Uniform (very) sharp bounds for ratios of Parabolic Cylinder functions

TL;DR

This paper derives highly accurate uniform bounds for ratios of Parabolic Cylinder functions, providing simple elementary approximations with proven monotonicity and sharpness across various parameter ranges.

Contribution

It introduces novel, sharp bounds for ratios of PCFs and their double ratios, with proofs of monotonicity and global accuracy, filling a gap in existing literature.

Findings

Bounds are sharp as x approaches infinity.

Bounds are sharp as n approaches infinity.

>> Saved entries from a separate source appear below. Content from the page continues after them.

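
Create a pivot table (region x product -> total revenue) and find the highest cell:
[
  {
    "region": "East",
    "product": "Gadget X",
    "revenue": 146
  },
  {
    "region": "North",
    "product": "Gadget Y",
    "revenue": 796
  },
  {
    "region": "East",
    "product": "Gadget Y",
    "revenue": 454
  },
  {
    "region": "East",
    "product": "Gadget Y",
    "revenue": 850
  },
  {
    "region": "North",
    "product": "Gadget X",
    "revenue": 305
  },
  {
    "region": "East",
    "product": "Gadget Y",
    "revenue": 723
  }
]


Pivot: region (rows) x product (columns) -> total revenue

     Gadget X      Gadget Y    
East           146          2027  
North          305           796  

Highest: East / Gadget Y = $2027

East / Gadget Y = $2027


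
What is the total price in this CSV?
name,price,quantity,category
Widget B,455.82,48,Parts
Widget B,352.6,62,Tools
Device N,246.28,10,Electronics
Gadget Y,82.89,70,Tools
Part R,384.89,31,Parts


Computing total price:
Values: [455.82, 352.6, 246.28, 82.89, 384.89]
Sum = 1522.48

1522.48


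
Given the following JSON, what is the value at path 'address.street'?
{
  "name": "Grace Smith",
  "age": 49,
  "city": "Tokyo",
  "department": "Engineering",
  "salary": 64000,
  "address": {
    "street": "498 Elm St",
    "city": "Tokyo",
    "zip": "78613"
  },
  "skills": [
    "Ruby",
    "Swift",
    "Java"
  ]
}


Query: address.street
Path: address -> street
Value: 498 Elm St

498 Elm St


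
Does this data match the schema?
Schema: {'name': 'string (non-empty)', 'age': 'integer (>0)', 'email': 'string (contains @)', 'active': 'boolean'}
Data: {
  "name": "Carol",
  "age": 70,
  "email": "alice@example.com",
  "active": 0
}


Validating each field against schema:
  name: OK (non-empty string)
  age: OK (positive integer)
  email: OK (string with @)
  active: FAIL (0 is not a boolean)

Result: INVALID (1 error: active)

INVALID (1 error: active)


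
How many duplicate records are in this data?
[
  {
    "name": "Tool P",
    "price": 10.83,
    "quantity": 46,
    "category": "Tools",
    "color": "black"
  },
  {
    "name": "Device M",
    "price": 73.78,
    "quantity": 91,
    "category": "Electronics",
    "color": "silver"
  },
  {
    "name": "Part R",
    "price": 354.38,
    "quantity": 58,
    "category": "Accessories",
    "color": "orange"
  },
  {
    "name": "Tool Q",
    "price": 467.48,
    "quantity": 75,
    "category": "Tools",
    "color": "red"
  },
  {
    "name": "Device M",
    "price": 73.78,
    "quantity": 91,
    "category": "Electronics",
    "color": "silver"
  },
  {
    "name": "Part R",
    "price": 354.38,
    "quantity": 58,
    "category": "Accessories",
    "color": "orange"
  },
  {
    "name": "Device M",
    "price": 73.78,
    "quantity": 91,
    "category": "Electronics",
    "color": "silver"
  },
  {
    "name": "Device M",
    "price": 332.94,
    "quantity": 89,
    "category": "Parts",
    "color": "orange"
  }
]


Checking 8 records for duplicates:

  Row 1: Tool P ($10.83, qty 46)
  Row 2: Device M ($73.78, qty 91)
  Row 3: Part R ($354.38, qty 58)
  Row 4: Tool Q ($467.48, qty 75)
  Row 5: Device M ($73.78, qty 91) <-- DUPLICATE
  Row 6: Part R ($354.38, qty 58) <-- DUPLICATE
  Row 7: Device M ($73.78, qty 91) <-- DUPLICATE
  Row 8: Device M ($332.94, qty 89)

Duplicates found: 3
Unique records: 5

3 duplicates, 5 unique


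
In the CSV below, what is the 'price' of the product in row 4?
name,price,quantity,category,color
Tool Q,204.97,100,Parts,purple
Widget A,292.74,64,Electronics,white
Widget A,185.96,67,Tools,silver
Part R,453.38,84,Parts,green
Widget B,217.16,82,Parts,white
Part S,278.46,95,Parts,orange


Query: Row 4 ('Part R'), column 'price'
Value: 453.38

453.38


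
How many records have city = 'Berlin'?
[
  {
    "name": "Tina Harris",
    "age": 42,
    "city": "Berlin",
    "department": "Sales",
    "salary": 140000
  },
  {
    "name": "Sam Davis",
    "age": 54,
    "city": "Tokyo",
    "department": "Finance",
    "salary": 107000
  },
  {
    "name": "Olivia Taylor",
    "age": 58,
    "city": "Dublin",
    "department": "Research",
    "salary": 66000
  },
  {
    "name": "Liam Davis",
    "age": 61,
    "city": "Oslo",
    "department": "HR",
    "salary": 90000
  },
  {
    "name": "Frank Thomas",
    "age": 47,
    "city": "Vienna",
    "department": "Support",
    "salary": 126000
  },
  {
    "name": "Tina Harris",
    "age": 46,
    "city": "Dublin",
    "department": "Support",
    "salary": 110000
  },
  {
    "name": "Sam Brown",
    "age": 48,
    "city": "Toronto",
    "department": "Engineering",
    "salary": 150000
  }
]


Data: 7 records
Condition: city = 'Berlin'

Checking each record:
  Tina Harris: Berlin MATCH
  Sam Davis: Tokyo
  Olivia Taylor: Dublin
  Liam Davis: Oslo
  Frank Thomas: Vienna
  Tina Harris: Dublin
  Sam Brown: Toronto

Count: 1

1


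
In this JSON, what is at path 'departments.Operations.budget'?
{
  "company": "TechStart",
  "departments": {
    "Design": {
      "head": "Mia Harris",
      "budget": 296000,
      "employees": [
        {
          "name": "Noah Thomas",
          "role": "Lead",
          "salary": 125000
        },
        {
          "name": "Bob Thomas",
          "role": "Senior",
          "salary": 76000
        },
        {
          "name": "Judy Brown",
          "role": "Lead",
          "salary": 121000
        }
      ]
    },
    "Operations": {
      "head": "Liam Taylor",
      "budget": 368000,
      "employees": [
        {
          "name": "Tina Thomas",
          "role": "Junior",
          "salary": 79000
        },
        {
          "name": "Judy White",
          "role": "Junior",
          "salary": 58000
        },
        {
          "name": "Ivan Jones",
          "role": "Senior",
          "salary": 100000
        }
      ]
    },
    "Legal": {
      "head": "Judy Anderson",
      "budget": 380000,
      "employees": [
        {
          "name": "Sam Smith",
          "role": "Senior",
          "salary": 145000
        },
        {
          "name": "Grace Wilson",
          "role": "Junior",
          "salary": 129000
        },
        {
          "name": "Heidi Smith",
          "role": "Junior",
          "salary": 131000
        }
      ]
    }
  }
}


Path: departments.Operations.budget

Navigate:
  -> departments
  -> Operations
  -> budget = 368000

368000


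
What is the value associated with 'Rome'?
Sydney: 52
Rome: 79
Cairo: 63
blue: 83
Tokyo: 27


Looking up key 'Rome'
Value: 79

79


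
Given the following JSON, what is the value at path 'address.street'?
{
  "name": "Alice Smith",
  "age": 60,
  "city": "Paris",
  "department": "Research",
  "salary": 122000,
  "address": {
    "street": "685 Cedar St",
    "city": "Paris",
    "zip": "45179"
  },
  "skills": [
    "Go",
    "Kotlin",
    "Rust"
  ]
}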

Elementary bounds achieve several digits of accuracy for moderate parameters.

Abstract

Parabolic Cylinder functions (PCFs) are classical special functions with applications in many different fields. However, there is little information available regarding simple uniform approximations and bounds for these functions. We obtain very sharp bounds for the ratio $\Phi_n(x)=U(n-1,x)/U(n,x)$ and the double ratio $\Phi_n(x)/\Phi_{n+1}(x)$ in terms of elementary functions (algebraic or trigonometric) and prove the monotonicity of these ratios; bounds for $U(n,z)/U(n,y)$ are also made available. The bounds are very sharp as $x\rightarrow \pm \infty$ and $n\rightarrow +\infty$, and this simultaneous sharpness in three different directions explains their remarkable global accuracy. Upper and lower elementary bounds are obtained which are able to produce several digits of accuracy for moderately large $|x|$ and/or $n$.